I recently read this post about startup team success from Paul Graham.  Always fun to read Paul–I have a few sites I remember and type in periodically (haven’t used an RSS reader since Bloglines), and paulgraham.com is one of them.

The older I get, the more I see that being resourceful and having follow through are very very valuable traits.  This post just confirmed that.

The corollary to that is, if you don’t think you are going to follow through on a suggestion or a favor someone asks of you, it’s far better to say no up front than to fail to follow through.  That is going to be a tough lesson to integrate into my life, but it’s the flip side of that coin.


Building A Site With Google Sites

I recently built out a site for a local tax firm, Cahill, O’Kelly and Associates using Google Sites.  I’ve already talked a bit about using Google Sites for your web presence, but I wanted to share a bit more about my experience.

The reasons I chose Google Sites over something more flexible was pretty much based on what I determined was best for the client.

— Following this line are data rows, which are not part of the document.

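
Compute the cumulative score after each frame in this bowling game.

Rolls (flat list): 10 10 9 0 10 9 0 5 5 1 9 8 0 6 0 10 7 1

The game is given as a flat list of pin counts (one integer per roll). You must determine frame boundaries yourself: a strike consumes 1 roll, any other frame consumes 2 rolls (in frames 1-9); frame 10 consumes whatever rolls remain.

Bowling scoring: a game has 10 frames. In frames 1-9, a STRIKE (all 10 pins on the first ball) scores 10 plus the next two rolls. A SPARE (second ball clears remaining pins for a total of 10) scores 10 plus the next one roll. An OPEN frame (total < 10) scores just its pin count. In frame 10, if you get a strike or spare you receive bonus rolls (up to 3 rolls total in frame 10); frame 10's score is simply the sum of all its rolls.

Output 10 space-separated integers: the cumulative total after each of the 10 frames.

Frame 1: STRIKE. 10 + next two rolls (10+9) = 29. Cumulative: 29
Frame 2: STRIKE. 10 + next two rolls (9+0) = 19. Cumulative: 48
Frame 3: OPEN (9+0=9). Cumulative: 57
Frame 4: STRIKE. 10 + next two rolls (9+0) = 19. Cumulative: 76
Frame 5: OPEN (9+0=9). Cumulative: 85
Frame 6: SPARE (5+5=10). 10 + next roll (1) = 11. Cumulative: 96
Frame 7: SPARE (1+9=10). 10 + next roll (8) = 18. Cumulative: 114
Frame 8: OPEN (8+0=8). Cumulative: 122
Frame 9: OPEN (6+0=6). Cumulative: 128
Frame 10: STRIKE. Sum of all frame-10 rolls (10+7+1) = 18. Cumulative: 146

Answer: 29 48 57 76 85 96 114 122 128 146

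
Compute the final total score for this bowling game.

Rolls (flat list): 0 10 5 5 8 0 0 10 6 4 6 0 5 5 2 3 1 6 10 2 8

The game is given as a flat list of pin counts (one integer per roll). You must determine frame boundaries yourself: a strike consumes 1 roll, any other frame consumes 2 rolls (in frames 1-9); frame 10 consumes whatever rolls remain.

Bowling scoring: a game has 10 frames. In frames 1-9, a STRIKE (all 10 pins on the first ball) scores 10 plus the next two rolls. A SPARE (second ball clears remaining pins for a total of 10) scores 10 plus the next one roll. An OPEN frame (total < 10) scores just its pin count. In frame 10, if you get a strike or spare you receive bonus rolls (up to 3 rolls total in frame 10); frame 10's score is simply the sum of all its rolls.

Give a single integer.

Answer: 123

Derivation:
Frame 1: SPARE (0+10=10). 10 + next roll (5) = 15. Cumulative: 15
Frame 2: SPARE (5+5=10). 10 + next roll (8) = 18. Cumulative: 33
Frame 3: OPEN (8+0=8). Cumulative: 41
Frame 4: SPARE (0+10=10). 10 + next roll (6) = 16. Cumulative: 57
Frame 5: SPARE (6+4=10). 10 + next roll (6) = 16. Cumulative: 73
Frame 6: OPEN (6+0=6). Cumulative: 79
Frame 7: SPARE (5+5=10). 10 + next roll (2) = 12. Cumulative: 91
Frame 8: OPEN (2+3=5). Cumulative: 96
Frame 9: OPEN (1+6=7). Cumulative: 103
Frame 10: STRIKE. Sum of all frame-10 rolls (10+2+8) = 20. Cumulative: 123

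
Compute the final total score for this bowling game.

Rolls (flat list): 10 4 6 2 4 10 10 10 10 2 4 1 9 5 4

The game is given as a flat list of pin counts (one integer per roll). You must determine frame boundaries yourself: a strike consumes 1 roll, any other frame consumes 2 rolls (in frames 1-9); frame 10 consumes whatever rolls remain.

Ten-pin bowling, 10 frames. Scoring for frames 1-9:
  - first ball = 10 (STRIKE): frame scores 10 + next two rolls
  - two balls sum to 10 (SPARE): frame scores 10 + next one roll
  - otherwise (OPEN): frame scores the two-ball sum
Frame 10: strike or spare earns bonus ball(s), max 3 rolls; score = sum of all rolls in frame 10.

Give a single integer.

Answer: 166

Derivation:
Frame 1: STRIKE. 10 + next two rolls (4+6) = 20. Cumulative: 20
Frame 2: SPARE (4+6=10). 10 + next roll (2) = 12. Cumulative: 32
Frame 3: OPEN (2+4=6). Cumulative: 38
Frame 4: STRIKE. 10 + next two rolls (10+10) = 30. Cumulative: 68
Frame 5: STRIKE. 10 + next two rolls (10+10) = 30. Cumulative: 98
Frame 6: STRIKE. 10 + next two rolls (10+2) = 22. Cumulative: 120
Frame 7: STRIKE. 10 + next two rolls (2+4) = 16. Cumulative: 136
Frame 8: OPEN (2+4=6). Cumulative: 142
Frame 9: SPARE (1+9=10). 10 + next roll (5) = 15. Cumulative: 157
Frame 10: OPEN. Sum of all frame-10 rolls (5+4) = 9. Cumulative: 166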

  • the client is not super technical and was wary of a website
  • I wanted the client to be able to update the site so they wouldn’t have to pay me to
  • they were not super picky about design of the site, so were willing to pick from a template for look and feel
  • site was small and functionality desired was limited (brochureware)

All of these added up to doing something that was quick, cheap, low risk, and easy.  If any of these decision points had been different, then Google Sites would have become a less attractive choice.

Good things about Google sites

  • easy to get going
  • easy to integrate with all of googles other services (analytics, webmaster tools, google forms, etc)
  • lots of templates to choose from
  • hosting is free

Things that suck about Google sites

  • the footer links are out of your control
  • some of the templates require photoshop knowledge to customize (background images)
  • no easy way to roll back changes to your site
  • some of the admin UI is clunky
  • scrolling around the look and feel customization page was difficult

Tips for developing on Google Sites

  • make sure your customer fits the profile mentioned above
  • educate your client on the limitations
  • make backup copies of your sites before you do big look and feel changes.  That way you can manually view the differences and roll back if needed
  • get to know google forms, as that is the only way to do interactive forms that I found
  • be prepared to spend some time tweaking the layout
  • be prepared to do some training on how to edit the site

All in all, Google Sites is a great solution for a certain type of client.  Consider adding it to your toolbox if you do site development.